Poor adherence remains a major challenge in patients, especially those on highly active antiretroviral therapy. Contributing factors include ADRs with highly active antiretroviral therapy, high tablet count (typically >4) and lower earnings as discussed by Norah Katende-Kyenda Citation[22]. Current adherence rates to ARVs are also being followed up in Botswana following national guidelines changing ARV eligibility to better plan for the future.

There were also presentations on other disease areas. Paulina van Zyl undertook a study to examine the prevalence and co-morbidity of irritable bowel syndrome, depression and anxiety among retirement village residents in South Africa using a variety of questionnaires. Overall, there was a lower than expected rate of irritable bowel syndrome. However, the majority of participants using antidepressants, anxiolytics and PPIs were taking these for 1 year or longer, with participants taking PPIs or antidepressants more likely to experience irritable bowel syndrome symptoms Citation[23].

Adedunni Olusanya assessed the effects of co-administration of other drugs on compliance, ADRs and seizure control in patients taking carbamazepine monotherapy for epilepsy. She found that compliance was significantly lower in patients co-administered with other medicines; however, there was no significant difference in seizure control or reports of ADRs. Studies showed there are concerns with generic medicines in a number of African countries. Joseph Fadare et al. in Nigeria identified a number of gaps in physician perception of generics and their prescribing and dispensing. Margaret Oluka found prescribing of generics was sub-optimal at only 52% of prescriptions in an outpatient department of a national referral hospital in Kenya.
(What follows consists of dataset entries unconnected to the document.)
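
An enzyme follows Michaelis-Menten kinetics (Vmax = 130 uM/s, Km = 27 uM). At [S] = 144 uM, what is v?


v = Vmax * [S] / (Km + [S])
v = 130 * 144 / (27 + 144)
v = 109.4737 uM/s

109.4737 uM/s


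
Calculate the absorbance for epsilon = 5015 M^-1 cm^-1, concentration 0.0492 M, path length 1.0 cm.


A = epsilon * c * l
A = 5015 * 0.0492 * 1.0
A = 246.738

246.738


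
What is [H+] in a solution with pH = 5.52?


[H+] = 10^(-pH)
[H+] = 10^(-5.52)
[H+] = 3.020e-06 M

3.020e-06 M


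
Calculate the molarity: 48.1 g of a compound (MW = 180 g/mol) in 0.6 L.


C = (mass / MW) / volume
C = (48.1 / 180) / 0.6
C = 0.4454 M

0.4454 M


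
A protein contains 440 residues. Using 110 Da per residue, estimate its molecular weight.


MW = n_residues * 110 Da
MW = 440 * 110
MW = 48400 Da

48400 Da


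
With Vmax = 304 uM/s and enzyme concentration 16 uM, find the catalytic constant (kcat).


kcat = Vmax / [E]t
kcat = 304 / 16
kcat = 19.0 s^-1

19.0 s^-1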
Both need to be addressed before key stakeholders benefit from low cost generics.

Finally, there are ongoing initiatives to progress collaboration between centers in Africa through simplifying processes, thereby strengthening both capacity for drug development and improving the rational use of medicines (RUM) in Africa Citation[24].

The feedback from the meeting was very positive, with attendees typically finding workshop presenters knowledgeable in their areas (4.3 out of a maximum of 5) with the content relevant to their needs. In addition, the information could be applied to their workplace to help achieve their professional goals (4.6 out of 5) and enhance their professional expertise (90% stated substantially). The main criticism was not enough time to debate key issues and their implications.
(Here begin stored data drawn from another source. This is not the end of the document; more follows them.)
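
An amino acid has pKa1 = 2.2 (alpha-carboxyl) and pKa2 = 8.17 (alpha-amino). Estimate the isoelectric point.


pI = (pKa1 + pKa2) / 2
pI = (2.2 + 8.17) / 2
pI = 5.185

5.185


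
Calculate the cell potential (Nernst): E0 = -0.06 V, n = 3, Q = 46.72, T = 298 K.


E = E0 - (RT/nF) * ln(Q)
E = -0.06 - (8.314 * 298 / (3 * 96485)) * ln(46.72)
E = -0.0929 V

-0.0929 V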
A number of activities are planned for 2015/2016, and we look forward to the second MURIA Group meeting in Botswana in July 2016.

All abstracts, workshop presentations including planned projects in 2015/2016 and the speech by the Minister of Health can be found on Citation[25]. MURIA membership forms can be found on Citation[26].

Acknowledgements

We would like to thank University of Botswana for the use of their excellent facilities and the administration team at University of Botswana for greatly facilitating all aspects of the workshop.
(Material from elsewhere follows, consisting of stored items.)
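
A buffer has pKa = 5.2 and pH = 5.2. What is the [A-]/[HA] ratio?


[A-]/[HA] = 10^(pH - pKa)
= 10^(5.2 - 5.2)
= 1.0

1.0


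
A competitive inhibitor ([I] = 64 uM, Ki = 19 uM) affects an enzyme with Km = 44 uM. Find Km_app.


Km_app = Km * (1 + [I]/Ki)
Km_app = 44 * (1 + 64/19)
Km_app = 192.2105 uM

192.2105 uM


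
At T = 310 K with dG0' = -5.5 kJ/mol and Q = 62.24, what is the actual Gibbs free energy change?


dG = dG0' + RT * ln(Q) / 1000
dG = -5.5 + 8.314 * 310 * ln(62.24) / 1000
dG = 5.147 kJ/mol

5.147 kJ/mol


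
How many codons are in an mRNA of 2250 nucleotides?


codons = nucleotides / 3
codons = 2250 / 3 = 750

750


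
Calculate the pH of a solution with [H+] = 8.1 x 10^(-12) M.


pH = -log10([H+])
pH = -log10(8.1 x 10^(-12))
pH = 11.0915

11.0915


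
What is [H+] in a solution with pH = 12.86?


[H+] = 10^(-pH)
[H+] = 10^(-12.86)
[H+] = 1.380e-13 M

1.380e-13 M


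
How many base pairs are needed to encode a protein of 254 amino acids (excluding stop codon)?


Each amino acid = 1 codon = 3 bp
bp = 254 * 3 = 762 bp

762 bp


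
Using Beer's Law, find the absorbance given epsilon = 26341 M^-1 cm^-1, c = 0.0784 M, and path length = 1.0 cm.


A = epsilon * c * l
A = 26341 * 0.0784 * 1.0
A = 2065.1344

2065.1344


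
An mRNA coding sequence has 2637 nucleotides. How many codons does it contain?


codons = nucleotides / 3
codons = 2637 / 3 = 879

879


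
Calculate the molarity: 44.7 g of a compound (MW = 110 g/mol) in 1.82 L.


C = (mass / MW) / volume
C = (44.7 / 110) / 1.82
C = 0.2233 M

0.2233 M


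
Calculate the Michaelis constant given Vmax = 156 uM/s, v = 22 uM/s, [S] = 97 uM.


Km = [S] * (Vmax - v) / v
Km = 97 * (156 - 22) / 22
Km = 590.8182 uM

590.8182 uM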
Financial & competing interests disclosure

IUPHAR, Botswana Public Officers’ Medical Aid Scheme (BPOMAS) and the Ministry of Health sponsored the meeting. This meeting was also in part supported by a VR-Link grant from Swedish Research Council (VR-Link 2013–6710) to Amos Y Massele and Lars L Gustafsson. The authors have no other relevant affiliations or financial involvement with any organization or entity with a financial interest in or financial conflict with the subject matter or materials discussed in the manuscript apart from those disclosed.